----------------------------------- A pitching machine is calibrated to deliver a fastball at a speed of 98 miles per hour. Every day, a technician samples the speed of twenty-five fastballs in order to determine if the machine needs adjustment. Today, the sample showed a mean speed of 99 miles per hour with a standard deviation of 1.75 miles per hour. At a 95 percent confidence level, what is the z-value in relation to the critical value? The: A) critical value exceeds the z-value by 1.3 standard deviations. B) z-value exceeds the critical value by 1.5 standard deviations.

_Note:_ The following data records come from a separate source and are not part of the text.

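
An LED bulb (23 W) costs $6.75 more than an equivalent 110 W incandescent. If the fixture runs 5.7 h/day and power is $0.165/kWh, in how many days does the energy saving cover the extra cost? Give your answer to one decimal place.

Power saved = 110 − 23 = 87 W
Daily energy saved = 87 W × 5.7 h = 495.9 Wh = 0.4959 kWh
Daily savings = 0.4959 × $0.165 = $0.0818
Payback = $6.75 / $0.0818 per day = 82.49 days

82.5 days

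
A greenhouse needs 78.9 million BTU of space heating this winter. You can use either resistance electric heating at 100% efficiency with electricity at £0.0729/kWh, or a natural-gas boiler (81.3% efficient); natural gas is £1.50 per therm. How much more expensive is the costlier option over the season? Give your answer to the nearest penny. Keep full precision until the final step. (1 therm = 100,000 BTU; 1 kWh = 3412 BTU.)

£230.04

Heat load = 78.9 × 10⁶ BTU = 78,900,000 BTU
Gas: input = 78,900,000 / 0.813 = 97,047,970 BTU = 970.5 therm → 970.5 × £1.50 = £1,455.72
Electric: 78,900,000 BTU / 3412 = 23,120 kWh → × £0.0729 = £1,685.76
Difference = |£1,455.72 − £1,685.76| = £230.04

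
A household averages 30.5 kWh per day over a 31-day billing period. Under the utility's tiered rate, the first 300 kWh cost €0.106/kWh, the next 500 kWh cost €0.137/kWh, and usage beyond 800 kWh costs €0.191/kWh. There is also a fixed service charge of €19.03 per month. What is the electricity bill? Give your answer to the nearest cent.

€147.12

Usage = 30.5 kWh/day × 31 days = 945.5 kWh
First 300 kWh × €0.106 = €31.80
Next 500 kWh × €0.137 = €68.50
Remaining 145.5 kWh × €0.191 = €27.79
Energy charge = €128.09; + service €19.03 = €147.12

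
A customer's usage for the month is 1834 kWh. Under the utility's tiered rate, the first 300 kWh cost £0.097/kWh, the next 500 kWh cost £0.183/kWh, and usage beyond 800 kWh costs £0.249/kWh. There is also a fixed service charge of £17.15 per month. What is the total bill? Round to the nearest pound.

£395

First 300 kWh × £0.097 = £29.10
Next 500 kWh × £0.183 = £91.50
Remaining 1034 kWh × £0.249 = £257.47
Energy charge = £378.07; + service £17.15 = £395.22 ≈ £395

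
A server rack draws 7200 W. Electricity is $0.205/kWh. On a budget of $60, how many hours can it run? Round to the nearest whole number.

Energy budget = $60 / $0.205 per kWh = 292.7 kWh = 292,683 Wh
Runtime = 292,683 Wh / 7200 W = 40.65 h

41 h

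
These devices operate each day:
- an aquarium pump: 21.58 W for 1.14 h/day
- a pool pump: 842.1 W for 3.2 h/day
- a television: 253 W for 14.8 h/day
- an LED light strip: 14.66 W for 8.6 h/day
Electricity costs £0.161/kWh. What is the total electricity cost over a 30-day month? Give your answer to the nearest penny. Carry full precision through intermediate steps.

£31.83

aquarium pump: 21.58 W × 1.14 h × 30 d = 738 Wh = 0.738 kWh
pool pump: 842.1 W × 3.2 h × 30 d = 80,842 Wh = 80.84 kWh
television: 253 W × 14.8 h × 30 d = 112,332 Wh = 112.3 kWh
LED light strip: 14.66 W × 8.6 h × 30 d = 3,782 Wh = 3.782 kWh
Total energy = 0.738 + 80.84 + 112.3 + 3.782 = 197.7 kWh
Cost = 197.7 kWh × £0.161 = £31.83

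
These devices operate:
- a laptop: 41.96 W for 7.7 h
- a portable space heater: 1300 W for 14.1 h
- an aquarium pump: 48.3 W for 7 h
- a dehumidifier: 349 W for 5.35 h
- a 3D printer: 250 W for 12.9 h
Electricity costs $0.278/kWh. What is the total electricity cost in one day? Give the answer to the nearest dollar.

laptop: 41.96 W × 7.7 h = 323 Wh = 0.3231 kWh
portable space heater: 1300 W × 14.1 h = 18,330 Wh = 18.33 kWh
aquarium pump: 48.3 W × 7 h = 338 Wh = 0.3381 kWh
dehumidifier: 349 W × 5.35 h = 1,867 Wh = 1.867 kWh
3D printer: 250 W × 12.9 h = 3,225 Wh = 3.225 kWh
Total energy = 0.3231 + 18.33 + 0.3381 + 1.867 + 3.225 = 24.08 kWh
Cost = 24.08 kWh × $0.278 = $6.70 ≈ $7

$7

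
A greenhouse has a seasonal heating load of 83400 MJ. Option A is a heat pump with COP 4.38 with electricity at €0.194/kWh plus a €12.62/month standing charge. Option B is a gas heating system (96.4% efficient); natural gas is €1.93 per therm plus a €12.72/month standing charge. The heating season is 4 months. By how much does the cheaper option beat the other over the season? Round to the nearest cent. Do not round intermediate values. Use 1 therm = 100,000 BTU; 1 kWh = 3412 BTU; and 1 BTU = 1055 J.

Heat load = 83400 MJ = 83,400,000,000 J / 1055 = 79,052,133 BTU
Gas: input = 79,052,133 / 0.964 = 82,004,287 BTU = 820 therm → 820 × €1.93 = €1,582.68; + 4 × €12.72 standing = €1,633.56
Heat pump: 79,052,133 BTU / 3412 = 23,170 kWh heat; / 4.38 = 5,290 kWh in → × €0.194 = €1,026.20; + 4 × €12.62 standing = €1,076.68
Difference = |€1,633.56 − €1,076.68| = €556.88

€556.88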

C) critical value exceeds the z-value by 0.7 standard deviations. D) z-value exceeds the critical value by 0.9 standard deviations.
D is correct. Can you explain though? Thanks.
Agree with kevin002. correct answer is D) H0: population mean equals 98 H1: population mean does not equal 98 z(critical) = 1.96 at 95% confidence level (alpha = 0.05, two-tailed test) z = (sample mean - population mean)/(s/(n^1/2)) = 99 - 98/(1.75/5) = 2.85 z - z(critical) = 2.85 - 1.96 = 0.89
Yup. So given a 95% confidence interval, and inferring that it’s a two tailed test (because the mean is either equal to 98 or not equal to 98), you know that the critical value will be +/- 1.96 (from the z-table). Note: You are not given the population std dev., so typically you would use t-distribution, but clearly none of the choice involve t-distribution. So you know you have to use the z-table. Then you calculate the test statistic which is: ((X-u) / (Sigma / (sqrt of n)) = (99-98) / (1.75/5) = 2.857 Then you just compare the test statistic (i.e. 2.857) with the critical values. 2.857-1.96 = 0.897 Hope this helps
Yes, that’s very helpful. When I practice each section (soon aftre reviewing it), it is easy to see where the problem is from. But when I combine all subject areas, I miss it. Scheweser QBank does not have very good explanations of the solutions but I do appreciate having the opportunity to review a few everyday. Might help me retain more! Thanks.